Monday, November 03, 2003  

Peace with honor—and other pretty words, with bluster. The buzz-word during the Vietnam conflict was "peace with honor." What that meant was often unstated, like the word mojo, but it referred at least to the desire of the US administration to remain in Southeast Asia until communist regimes were dismantled and Western business interests were restored. Despite Lyndon Johnson's promise not to involve us in Vietnam, pledging that "we are not about to send American boys nine or ten thousand miles away from home to do what Asian boys ought to be doing for themselves" [Stanley Karnow, Vietnam, 1983, p. 395], Johnson and Congress nevertheless got us involved from 1964, the year of America's more or less formal entry into the conflict, to 1973, when Nixon withdrew US forces in a cease-fire accord that, he said, gave us "peace with honor." Alas, North and South Vietnam were reunited under a communist regime two years later.

I mention this because we seem still unable to learn from our mistakes, or even to remember them. In his radio address on Saturday, President Bush said again that the war in Iraq is tied inextricably to the "war on terror" and that we cannot leave Iraq without dishonoring the soldiers who sacrificed themselves for the cause. Said Bush:

The terrorists and the Baathists hope to weaken our will. Our will cannot be shaken. We're being tested, and America and our allies will not fail. We will honor the sacrifice of the fallen by ensuring that the cause for which they fought and died is completed. And we will make America safer by helping to transform Iraq from an exporter of violence and terror into a center of progress and peace.

So again we have a declared need for "peace with honor," only this time our goal now is, through war, to remake an entire country in our image (or what we think is our image).

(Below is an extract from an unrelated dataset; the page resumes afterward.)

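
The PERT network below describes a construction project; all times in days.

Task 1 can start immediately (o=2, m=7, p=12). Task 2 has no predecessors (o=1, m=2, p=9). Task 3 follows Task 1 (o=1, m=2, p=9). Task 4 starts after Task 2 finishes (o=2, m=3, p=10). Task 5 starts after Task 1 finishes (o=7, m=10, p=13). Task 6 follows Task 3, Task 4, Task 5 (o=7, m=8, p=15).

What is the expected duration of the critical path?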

Okay, now fast forward to Sunday's horrible loss: 16 soldiers are killed, 20 are wounded, when a US CH-47 Chinook helicopter is struck by a missile and crashes west of Baghdad. Secretary of Defense Donald Rumsfeld is on NBC News "Meet the Press," and Tim Russert starts this interchange:

MR. RUSSERT: So far, we have lost 377 Americans in Iraq; 2,130 have been wounded our injured. How would you explain to the American people this morning that it is worth that price for the war in Iraq?

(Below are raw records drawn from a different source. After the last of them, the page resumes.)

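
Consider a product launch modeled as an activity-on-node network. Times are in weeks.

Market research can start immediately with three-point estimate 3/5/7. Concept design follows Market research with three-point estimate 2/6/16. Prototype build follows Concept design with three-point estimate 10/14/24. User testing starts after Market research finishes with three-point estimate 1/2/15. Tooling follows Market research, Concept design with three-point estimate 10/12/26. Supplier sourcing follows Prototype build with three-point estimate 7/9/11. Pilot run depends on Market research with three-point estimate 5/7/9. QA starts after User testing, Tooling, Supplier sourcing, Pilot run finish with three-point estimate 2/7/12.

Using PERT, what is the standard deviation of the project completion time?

3.82 weeks

te_Market research = (3 + 4·5 + 7)/6 = 30/6 = 5; σ²_Market research = ((7−3)/6)² = 0.444
te_Concept design = (2 + 4·6 + 16)/6 = 42/6 = 7; σ²_Concept design = ((16−2)/6)² = 5.444
te_Prototype build = (10 + 4·14 + 24)/6 = 90/6 = 15; σ²_Prototype build = ((24−10)/6)² = 5.444
te_User testing = (1 + 4·2 + 15)/6 = 24/6 = 4; σ²_User testing = ((15−1)/6)² = 5.444
te_Tooling = (10 + 4·12 + 26)/6 = 84/6 = 14; σ²_Tooling = ((26−10)/6)² = 7.111
te_Supplier sourcing = (7 + 4·9 + 11)/6 = 54/6 = 9; σ²_Supplier sourcing = ((11−7)/6)² = 0.444
te_Pilot run = (5 + 4·7 + 9)/6 = 42/6 = 7; σ²_Pilot run = ((9−5)/6)² = 0.444
te_QA = (2 + 4·7 + 12)/6 = 42/6 = 7; σ²_QA = ((12−2)/6)² = 2.778

Forward pass:
ES_Market research = 0; EF_Market research = 5
ES_Concept design = 5; EF_Concept design = 5+7 = 12
ES_Prototype build = 12; EF_Prototype build = 12+15 = 27
ES_User testing = 5; EF_User testing = 5+4 = 9
ES_Tooling = max(EF_Market research=5, EF_Concept design=12) = 12; EF_Tooling = 12+14 = 26
ES_Supplier sourcing = 27; EF_Supplier sourcing = 27+9 = 36
ES_Pilot run = 5; EF_Pilot run = 5+7 = 12
ES_QA = max(EF_User testing=9, EF_Tooling=26, EF_Supplier sourcing=36, EF_Pilot run=12) = 36; EF_QA = 36+7 = 43
Expected project duration μ = 43 weeks. Critical path: Market research → Concept design → Prototype build → Supplier sourcing → QA.

Variance along critical path = 0.444 + 5.444 + 5.444 + 0.444 + 2.778 = 14.556
σ = √14.556 = 3.815 weeks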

SEC'Y RUMSFELD: Tim, the battle we're engaged in, the global war on terrorism, is an important one. It is a different one than we've been in previously, although terrorism's not new. But the nature of terrorism is that its purpose is to terrorize. Its purpose is to alter people's behavior. And to the extent free people end up behaving in a way that is different from the way free people behave, they've lost. And therefore, the only thing to do is do what the president has announced he's doing, and that is to take the battle, the war on terrorism, to the terrorists, where they are. And that's what we're doing. We can win this war. We will win this war. And the president has every intention of staying after the terrorists and the countries that harbor terrorists until we have won this war. [Transcript for November 2, 2003]

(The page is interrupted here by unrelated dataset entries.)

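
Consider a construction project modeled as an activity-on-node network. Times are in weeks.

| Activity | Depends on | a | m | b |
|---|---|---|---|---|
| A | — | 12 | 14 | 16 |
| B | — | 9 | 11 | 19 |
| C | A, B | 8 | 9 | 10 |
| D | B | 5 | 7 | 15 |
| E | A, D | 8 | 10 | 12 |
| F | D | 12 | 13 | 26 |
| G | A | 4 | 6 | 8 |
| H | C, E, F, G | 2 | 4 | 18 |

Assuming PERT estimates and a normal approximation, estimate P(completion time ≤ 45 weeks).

te_A = (12 + 4·14 + 16)/6 = 84/6 = 14; σ²_A = ((16−12)/6)² = 0.444
te_B = (9 + 4·11 + 19)/6 = 72/6 = 12; σ²_B = ((19−9)/6)² = 2.778
te_C = (8 + 4·9 + 10)/6 = 54/6 = 9; σ²_C = ((10−8)/6)² = 0.111
te_D = (5 + 4·7 + 15)/6 = 48/6 = 8; σ²_D = ((15−5)/6)² = 2.778
te_E = (8 + 4·10 + 12)/6 = 60/6 = 10; σ²_E = ((12−8)/6)² = 0.444
te_F = (12 + 4·13 + 26)/6 = 90/6 = 15; σ²_F = ((26−12)/6)² = 5.444
te_G = (4 + 4·6 + 8)/6 = 36/6 = 6; σ²_G = ((8−4)/6)² = 0.444
te_H = (2 + 4·4 + 18)/6 = 36/6 = 6; σ²_H = ((18−2)/6)² = 7.111

Forward pass:
ES_A = 0; EF_A = 14
ES_B = 0; EF_B = 12
ES_C = max(EF_A=14, EF_B=12) = 14; EF_C = 14+9 = 23
ES_D = 12; EF_D = 12+8 = 20
ES_E = max(EF_A=14, EF_D=20) = 20; EF_E = 20+10 = 30
ES_F = 20; EF_F = 20+15 = 35
ES_G = 14; EF_G = 14+6 = 20
ES_H = max(EF_C=23, EF_E=30, EF_F=35, EF_G=20) = 35; EF_H = 35+6 = 41
Expected project duration μ = 41 weeks. Critical path: B → D → F → H.

Variance along critical path = 2.778 + 2.778 + 5.444 + 7.111 = 18.111; σ = √18.111 = 4.256 weeks.
Z = (45 − 41) / 4.256 = 0.940
P(T ≤ 45) = Φ(0.940) ≈ 0.826

0.826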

So by using our present strategy, winning the war on terror—achieving this new "peace with honor"—will require the killing of all terrorists, or at least, one supposes, imprisoning the terrorists who remain. This will, by my estimate, take more than a generation to achieve. Here's why. In a press report of the helicopter attack, Iraqi farmer Ali Hassan, who lives 200 yards from the crash site, said: "The resistance is getting stronger and stronger every day." Some villagers even expressed happiness at the helicopter crash and the loss of American lives. One of Hassan's sons regularly threw stones at soldiers. "Imagine what he will do when he grows up," he said. [New York Times, November 3, 2003]

Dear Heavenly Father, soften the hearts of our elected officials so that they will consider the many alternatives to war and the killing of innocents. Bring your Spirit into the midst of your children, so that all of us can work toward a resolution of global terrorism and a restoration of America's greatness, through knowledge of your son Jesus Christ, in whose name we pray. Amen.